At great risk to himself, Darby undermined a terrorist plot to firebomb the 2008 GOP convention. Now Darby has returned fire with a defamation lawsuit against the supposed newspaper of record.
As I wrote Friday at The Daily Caller, a recent New York Times article stated matter-of-factly that Darby “encouraged” two anarchists to attack Republicans – a complete falsehood. (Here is the full back story on Darby.) In fact as the judge sentenced one of the plotters he specifically made a finding that Darby had not encouraged the conspiracy. The far-left homegrown terrorist even admitted he had made the story up – and the judge gave him an extra heavy sentence for his lies.
Yet somehow New York Times reporter James C. McKinley Jr. missed these easily discoverable facts which were available on the Internet. It’s way too early for Darby to be counting his money, but law professor Eugene Volokh thinks he may have a strong case. Lachlan Markay of NewsBusters echoed Volokh after interviewing him: “It will be interesting to see how the Times reacts. But just based on the information here, it seems that Darby may well have a case.” (Volokh’s blog post on this topic is at the Volokh Conspiracy.)

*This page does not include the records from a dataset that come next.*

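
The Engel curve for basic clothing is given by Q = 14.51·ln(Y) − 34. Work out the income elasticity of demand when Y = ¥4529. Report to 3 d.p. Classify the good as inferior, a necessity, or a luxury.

At Y = 4529: Q = 88.149.
dQ/dY = 14.51/Y = 0.0032038 at this income.
η = (dQ/dY)·(Y/Q) = 0.0032038 × (4529/88.149) = 0.165.
Since 0 < η < 1, the good is a necessity.

0.165 (necessity)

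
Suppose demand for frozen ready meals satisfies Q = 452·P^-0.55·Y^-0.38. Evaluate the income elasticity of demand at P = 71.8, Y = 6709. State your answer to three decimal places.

-0.380

For a multiplicative demand Q = A·P^α·Y^β, the income elasticity is β everywhere.
Here β = -0.38, so η = -0.380.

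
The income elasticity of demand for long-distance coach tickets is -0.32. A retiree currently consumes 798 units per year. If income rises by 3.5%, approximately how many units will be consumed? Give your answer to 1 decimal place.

789.1

%ΔQ ≈ η × %ΔI = -0.32 × 3.5% = -1.12%.
New Q ≈ 798 × (1 − 0.0112) = 789.1.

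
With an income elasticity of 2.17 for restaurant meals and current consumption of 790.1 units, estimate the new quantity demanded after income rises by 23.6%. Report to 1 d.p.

%ΔQ ≈ η × %ΔI = 2.17 × 23.6% = 51.212%.
New Q ≈ 790.1 × (1 + 0.51212) = 1194.7.

1194.7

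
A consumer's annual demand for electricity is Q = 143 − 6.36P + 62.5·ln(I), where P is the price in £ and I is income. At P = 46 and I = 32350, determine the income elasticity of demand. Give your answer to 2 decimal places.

0.13

At P = 46, I = 32350: Q = 499.463.
Holding P constant, ∂Q/∂I = 62.5/I = 0.00193199.
η_I = (∂Q/∂I)·(I/Q) = 0.00193199 × (32350/499.463) = 0.13.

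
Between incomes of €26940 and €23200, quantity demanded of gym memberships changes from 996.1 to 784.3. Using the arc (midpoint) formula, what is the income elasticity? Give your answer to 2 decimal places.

1.59

ΔQ = 784.3 − 996.1 = -211.8; midpoint Q̄ = (996.1 + 784.3)/2 = 890.2.
ΔI = 23200 − 26940 = -3740; midpoint Ī = (26940 + 23200)/2 = 25070.
η = (ΔQ/Q̄) ÷ (ΔI/Ī) = (-211.8/890.2) ÷ (-3740/25070) = 1.59.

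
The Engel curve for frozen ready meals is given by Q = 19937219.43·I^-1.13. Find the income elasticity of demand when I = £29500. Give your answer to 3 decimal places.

-1.130

For Q = A·I^β the income elasticity is constant and equal to β.
Here β = -1.13, so η = -1.130.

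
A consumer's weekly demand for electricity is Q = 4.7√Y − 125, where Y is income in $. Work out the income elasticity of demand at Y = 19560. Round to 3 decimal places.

0.617

At Y = 19560: Q = 532.328.
dQ/dY = 4.7/(2√Y) = 0.0168029 at this income.
η = (dQ/dY)·(Y/Q) = 0.0168029 × (19560/532.328) = 0.617.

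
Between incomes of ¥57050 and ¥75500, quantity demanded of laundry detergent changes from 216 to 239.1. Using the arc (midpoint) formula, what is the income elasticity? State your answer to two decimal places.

ΔQ = 239.1 − 216 = 23.1; midpoint Q̄ = (216 + 239.1)/2 = 227.55.
ΔI = 75500 − 57050 = 18450; midpoint Ī = (57050 + 75500)/2 = 66275.
η = (ΔQ/Q̄) ÷ (ΔI/Ī) = (23.1/227.55) ÷ (18450/66275) = 0.36.

0.36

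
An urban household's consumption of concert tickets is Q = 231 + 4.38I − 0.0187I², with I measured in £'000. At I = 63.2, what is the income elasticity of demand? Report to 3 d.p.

0.294

At I = 63.2: Q = 433.1237.
dQ/dI = 4.38 − 0.0374I = 2.01632.
η = (dQ/dI)·(I/Q) = 2.01632 × (63.2/433.1237) = 0.294.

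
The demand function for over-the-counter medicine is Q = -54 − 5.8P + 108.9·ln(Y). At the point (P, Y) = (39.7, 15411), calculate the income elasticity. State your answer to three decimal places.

0.142

At P = 39.7, Y = 15411: Q = 765.845.
Holding P constant, ∂Q/∂Y = 108.9/Y = 0.00706638.
η_Y = (∂Q/∂Y)·(Y/Q) = 0.00706638 × (15411/765.845) = 0.142.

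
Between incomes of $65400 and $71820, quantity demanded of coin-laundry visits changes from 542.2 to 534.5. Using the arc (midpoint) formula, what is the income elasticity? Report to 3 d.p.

ΔQ = 534.5 − 542.2 = -7.7; midpoint Q̄ = (542.2 + 534.5)/2 = 538.35.
ΔI = 71820 − 65400 = 6420; midpoint Ī = (65400 + 71820)/2 = 68610.
η = (ΔQ/Q̄) ÷ (ΔI/Ī) = (-7.7/538.35) ÷ (6420/68610) = -0.153.

-0.153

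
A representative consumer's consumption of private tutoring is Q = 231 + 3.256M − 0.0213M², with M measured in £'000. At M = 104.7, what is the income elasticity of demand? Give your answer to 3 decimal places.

At M = 104.7: Q = 338.4107.
dQ/dM = 3.256 − 0.0426M = -1.20422.
η = (dQ/dM)·(M/Q) = -1.20422 × (104.7/338.4107) = -0.373.

-0.373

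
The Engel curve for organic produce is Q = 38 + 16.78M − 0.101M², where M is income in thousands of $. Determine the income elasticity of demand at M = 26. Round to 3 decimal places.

At M = 26: Q = 406.0040.
dQ/dM = 16.78 − 0.202M = 11.52800.
η = (dQ/dM)·(M/Q) = 11.52800 × (26/406.0040) = 0.738.

0.738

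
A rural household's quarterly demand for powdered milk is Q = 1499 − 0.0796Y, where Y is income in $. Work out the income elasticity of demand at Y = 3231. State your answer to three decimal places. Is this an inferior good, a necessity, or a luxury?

At Y = 3231: Q = 1241.812.
dQ/dY = −0.0796.
η = (dQ/dY)·(Y/Q) = -0.0796 × (3231/1241.812) = -0.207.
Since η < 0, the good is an inferior good.

-0.207 (inferior good)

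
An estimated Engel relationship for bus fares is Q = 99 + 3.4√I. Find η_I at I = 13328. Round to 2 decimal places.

0.40

At I = 13328: Q = 491.520.
dQ/dI = 3.4/(2√I) = 0.0147254 at this income.
η = (dQ/dI)·(I/Q) = 0.0147254 × (13328/491.520) = 0.40.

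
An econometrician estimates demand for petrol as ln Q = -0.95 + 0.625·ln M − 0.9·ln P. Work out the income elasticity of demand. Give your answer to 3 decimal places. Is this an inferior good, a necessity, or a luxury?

In a log-linear demand, the coefficient on ln M is the income elasticity.
So η = 0.625.
0 < η < 1 ⇒ necessity.

0.625 (necessity)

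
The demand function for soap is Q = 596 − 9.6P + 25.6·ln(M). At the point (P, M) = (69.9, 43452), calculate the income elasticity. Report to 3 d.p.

0.129

At P = 69.9, M = 43452: Q = 198.353.
Holding P constant, ∂Q/∂M = 25.6/M = 0.000589156.
η_M = (∂Q/∂M)·(M/Q) = 0.000589156 × (43452/198.353) = 0.129.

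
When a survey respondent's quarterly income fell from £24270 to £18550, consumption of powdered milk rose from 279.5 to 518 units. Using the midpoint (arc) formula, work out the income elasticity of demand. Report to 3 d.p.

ΔQ = 518 − 279.5 = 238.5; midpoint Q̄ = (279.5 + 518)/2 = 398.75.
ΔI = 18550 − 24270 = -5720; midpoint Ī = (24270 + 18550)/2 = 21410.
η = (ΔQ/Q̄) ÷ (ΔI/Ī) = (238.5/398.75) ÷ (-5720/21410) = -2.239.

-2.239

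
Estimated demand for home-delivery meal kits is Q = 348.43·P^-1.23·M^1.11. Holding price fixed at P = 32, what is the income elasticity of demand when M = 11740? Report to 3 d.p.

1.110

For a multiplicative demand Q = A·P^α·M^β, the income elasticity is β everywhere.
Here β = 1.11, so η = 1.110.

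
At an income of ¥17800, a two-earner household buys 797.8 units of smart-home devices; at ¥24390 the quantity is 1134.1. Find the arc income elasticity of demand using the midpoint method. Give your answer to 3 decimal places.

1.114

ΔQ = 1134.1 − 797.8 = 336.3; midpoint Q̄ = (797.8 + 1134.1)/2 = 965.95.
ΔI = 24390 − 17800 = 6590; midpoint Ī = (17800 + 24390)/2 = 21095.
η = (ΔQ/Q̄) ÷ (ΔI/Ī) = (336.3/965.95) ÷ (6590/21095) = 1.114.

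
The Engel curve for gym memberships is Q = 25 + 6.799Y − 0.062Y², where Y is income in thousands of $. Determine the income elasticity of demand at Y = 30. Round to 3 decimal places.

At Y = 30: Q = 173.1700.
dQ/dY = 6.799 − 0.124Y = 3.07900.
η = (dQ/dY)·(Y/Q) = 3.07900 × (30/173.1700) = 0.533.

0.533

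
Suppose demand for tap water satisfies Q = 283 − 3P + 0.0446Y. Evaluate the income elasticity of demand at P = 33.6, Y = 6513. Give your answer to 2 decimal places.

At P = 33.6, Y = 6513: Q = 472.680.
Holding P constant, ∂Q/∂Y = 0.0446.
η_Y = (∂Q/∂Y)·(Y/Q) = 0.0446 × (6513/472.680) = 0.61.

0.61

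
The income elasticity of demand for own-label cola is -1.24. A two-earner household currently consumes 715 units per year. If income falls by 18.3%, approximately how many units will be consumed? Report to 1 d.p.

%ΔQ ≈ η × %ΔI = -1.24 × (-18.3%) = 22.692%.
New Q ≈ 715 × (1 + 0.22692) = 877.2.

877.2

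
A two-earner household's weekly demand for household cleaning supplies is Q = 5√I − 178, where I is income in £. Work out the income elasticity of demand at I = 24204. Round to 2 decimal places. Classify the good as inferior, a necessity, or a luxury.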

The 20-something plotters on whom Darby informed, David Guy McKay and Bradley Neil Crowder, made riot shields and were ready to use them in St. Paul, Minnesota to help demonstrators block streets near the convention that ended up putting John McCain and Sarah Palin on the 2008 Republican presidential ticket. The two terrorists also manufactured instruments of death calculated to inflict maximum pain and bodily harm on people whose political views they disagreed with.
Thanks to the information Darby provided to authorities, police raided a residence and found gas masks, slingshots, helmets, knee pads and eight Molotov cocktails consisting of bottles filled with gasoline with attached wicks made from tampons. “They mixed gasoline with oil so it would stick to clothing and skin and burn longer,” Darby said.
Meanwhile, the George Soros-funded, taxpayer-funded movie “Better This World” which depicts McKay and Crowder as innocent pawns in a larger game premiered at the SXSW film festival in Austin, Texas, this weekend.
Don’t be fooled. They’re the bad guys and they deserve what they got.